An Orbital Sciences Minotaur 1 rocket blasts off with the Air Force's TacSat-3 satellite onboard.
Credit: Orbital Sciences
The U.S. military plans to launch a Minotaur rocket Saturday with a secret technology research mission for the National Reconnaissance Office, the government agency that oversees the country's spy satellites.
The solid-fueled Orbital Sciences Corp. Minotaur 1 launcher is scheduled to lift off some time Saturday from Vandenberg Air Force Base, Calif. The launch window is a secret for now, but the Air Force plans to announce a time for the blastoff Thursday evening.
The release of the launch time will come after the Launch Readiness Review adjourns Thursday to give approval for final flight preparations, according to an Air Force spokesperson. [Related: Air Force Primes Secret Space Plane for March Launch]
The NRO is keeping quiet on the mission's specifics, but the agency says it is part of a science and technology development effort to lay the groundwork for future systems.
"If you have heard our director speak, one of his priorities is to have a healthy science and technology effort," said Rick Oborn, an NRO spokesperson. "This particular payload carries some of the work we do in techniques and methods to improve intelligence collection. All part of our work to keep improving the value of our data."
The satellite is known as RPP, which stands for the Rapid Pathfinder Program. The launch is codenamed NROL-66 in the spy agency's rocket acquisition naming system. [Mission photos from Spaceflight Now]
"It is an NRO mission using a small rocket, which would denote a lighter payload," Oborn told Spaceflight Now.
Bruce Carlson, director of the NRO, told an Air Force Association meeting in September the agency is renewing its commitment to science and technology programs.
Carlson said he was troubled by a drop in science and technology investment when he became director in 2009.
Next year's NRO budget request will call for more science and technology funding, increasing the agency's research budget back to historical levels, according to Carlson.
"My plan is that ten years from now, when somebody is standing up here, they'll be able to say 60 percent of the technology that we put into this [new] satellite came out of our [science and technology] program," Carlson said in September. "Unlike the Air Force's and the other services' science and technology, mine is a little bit more predictable because even though what the particular advances are I don't know, I know that I'm pretty much going to be doing signals intelligence, I'm going to be doing imaging intelligence, and I'm going to be doing communications."
The NRO's overall budget and the cost of the RPP mission are classified.

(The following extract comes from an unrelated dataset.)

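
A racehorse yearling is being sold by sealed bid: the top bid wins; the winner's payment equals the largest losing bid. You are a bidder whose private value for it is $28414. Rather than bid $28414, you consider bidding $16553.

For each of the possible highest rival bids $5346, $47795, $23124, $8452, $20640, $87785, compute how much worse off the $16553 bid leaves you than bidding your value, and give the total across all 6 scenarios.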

The spacecraft could be testing new radar or optical imaging sensors to be employed on the next generation of U.S. reconnaissance satellites.
The Minotaur rocket will travel south from the California coast, according to a notice to pilots released Wednesday. Launches flying south from Vandenberg usually deploy payloads in polar orbits used by Earth observation satellites.
The 62-foot-tall rocket will launch from Space Launch Complex 8 in the southern part of Vandenberg. The vehicle is now fully assembled at the launch pad, according to the Air Force.
Minotaur 1 rockets are made up of decommissioned Minuteman missile stages and parts from Pegasus and Taurus commercial launchers.
The booster could lift up to 800 pounds to a low-altitude polar orbit. Its 50-inch-diameter payload fairing could fit a satellite the size of a large kitchen refrigerator. The Minotaur's specifications provide an upper limit for the size and mass of the spacecraft to be launched Saturday.
Most NRO payloads are much larger.
The agency often uses Atlas and Delta rockets to haul hefty satellites into space. A Delta 4-Heavy launch Jan. 20 from Vandenberg orbited a high-resolution imaging platform the size of a school bus.
Saturday's launch will be the first time the NRO has flown a payload on a Minotaur rocket.
"We will use smaller vehicles from time to time as we match payloads," Oborn said.